The Fed’s favorite inflation gauge rose 5.2% in March as worker pay fell further behind
A measure that the Federal Reserve focuses on to gauge inflation rose in March, likely cementing the central bank’s intention to hike interest rates by half a percentage in May.
The core personal consumption expenditures price index, which measures costs that consumers pay across a wide swath of items and accounts for how behavior changes in response to market dynamics, increased 5.2% from a year ago, according to the Bureau of Economic Analysis.
However, that was slightly below the 5.3% reading in February, which was the highest since April 1983.
March’s figure was less than the 5.3% Dow Jones estimate. On a month-over-month basis, core prices rose 0.3%, in line with the estimate, providing some hope that inflation could be peaking.
Including volatile food and energy prices, the PCE index accelerated by 6.6%, the fastest pace since January 1982. Headline inflation was up 0.9% from February, much faster than the previous 0.5% increase.
A separate inflation measure, the employment cost index, increased 1.4% in the first quarter from the previous period, according to the Bureau of Labor Statistics. The Dow Jones estimate for that level was 1.1%.
The index, which measures total compensation cost for nongovernment workers, was up 4.5% over the past year. Separating out wages and salaries, the increase was 5%, the highest growth rate ever in a data series that dates to 2002 though only slightly above the previous quarter’s 4.9% gain.
“The bigger story from today’s data releases was further evidence that inflation is starting to ease,” wrote Andrew Hunter, senior U.S. economist at Capital Economics.

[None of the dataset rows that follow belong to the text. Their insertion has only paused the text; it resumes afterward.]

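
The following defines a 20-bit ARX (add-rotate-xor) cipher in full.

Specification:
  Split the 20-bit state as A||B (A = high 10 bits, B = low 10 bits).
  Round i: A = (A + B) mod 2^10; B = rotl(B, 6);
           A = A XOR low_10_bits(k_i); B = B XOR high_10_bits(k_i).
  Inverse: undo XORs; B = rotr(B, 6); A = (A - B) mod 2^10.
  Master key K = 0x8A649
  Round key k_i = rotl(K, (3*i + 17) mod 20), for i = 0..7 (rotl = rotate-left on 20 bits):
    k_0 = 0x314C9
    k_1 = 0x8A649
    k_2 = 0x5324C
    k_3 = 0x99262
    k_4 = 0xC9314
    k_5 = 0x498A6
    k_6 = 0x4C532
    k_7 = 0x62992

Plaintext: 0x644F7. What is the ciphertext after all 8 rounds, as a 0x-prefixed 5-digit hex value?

s_0 = plaintext = 0x644F7
s_1 = Round(s_0, k_0) = 0x9050A
s_2 = Round(s_1, k_1) = 0x408B9
s_3 = Round(s_2, k_2) = 0xFDF07
s_4 = Round(s_3, k_3) = 0x27394
s_5 = Round(s_4, k_4) = 0xC921D
s_6 = Round(s_5, k_5) = 0x79E47
s_7 = Round(s_6, k_6) = 0x470D5
s_8 = Round(s_7, k_7) = 0x18CC7

0x18CC7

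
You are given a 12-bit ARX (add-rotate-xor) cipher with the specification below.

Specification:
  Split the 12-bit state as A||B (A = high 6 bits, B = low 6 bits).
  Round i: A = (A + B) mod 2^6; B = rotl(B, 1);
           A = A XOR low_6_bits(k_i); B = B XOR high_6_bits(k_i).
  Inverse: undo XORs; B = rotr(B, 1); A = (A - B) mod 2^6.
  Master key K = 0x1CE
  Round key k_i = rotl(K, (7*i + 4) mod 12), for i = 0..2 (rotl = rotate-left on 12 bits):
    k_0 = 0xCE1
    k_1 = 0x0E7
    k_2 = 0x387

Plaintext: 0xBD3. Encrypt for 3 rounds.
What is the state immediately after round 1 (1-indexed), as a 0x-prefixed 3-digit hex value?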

Together, the data points do little to dispel the notion that inflation is running at a much faster pace than the Fed would like. Consequently, markets widely expect a 50 basis point increase during next week’s Federal Open Market Committee meeting, with additional raises to follow.
However, Hunter said the leveling off of the inflation data “supports our view that inflation will fall a little more quickly this year than Fed officials now appear to expect.”
The Fed’s job became more complicated following a BEA release Thursday showing that gross domestic product, the broadest measure of U.S. economic growth, fell at a 1.4% annualized pace in the first quarter.
While the pullback came mostly from declining inventories and the record U.S. trade deficit and was not expected to be repeated in subsequent quarters, the data nonetheless raised some concerns that the economy is at least cooling if not heading into a recession.
Rising interest rates would help reduce activity further as the Fed looks to fight inflation not seen since the early 1980s stagflation period of low growth and surging prices.
The rising employment costs, however, aren’t keeping up with inflation.
Real disposable personal income, or the amount of income after taxes and adjusted for inflation, declined 0.4% in March after increasing 0.1% in February. Real spending rose 0.2% while headline personal income accelerated 0.5%.
Faced with rising costs and falling income, Americans dipped into savings. The personal saving rate, or the amount put aside as a share of after-tax income, declined to 6.2% from 6.8% in February.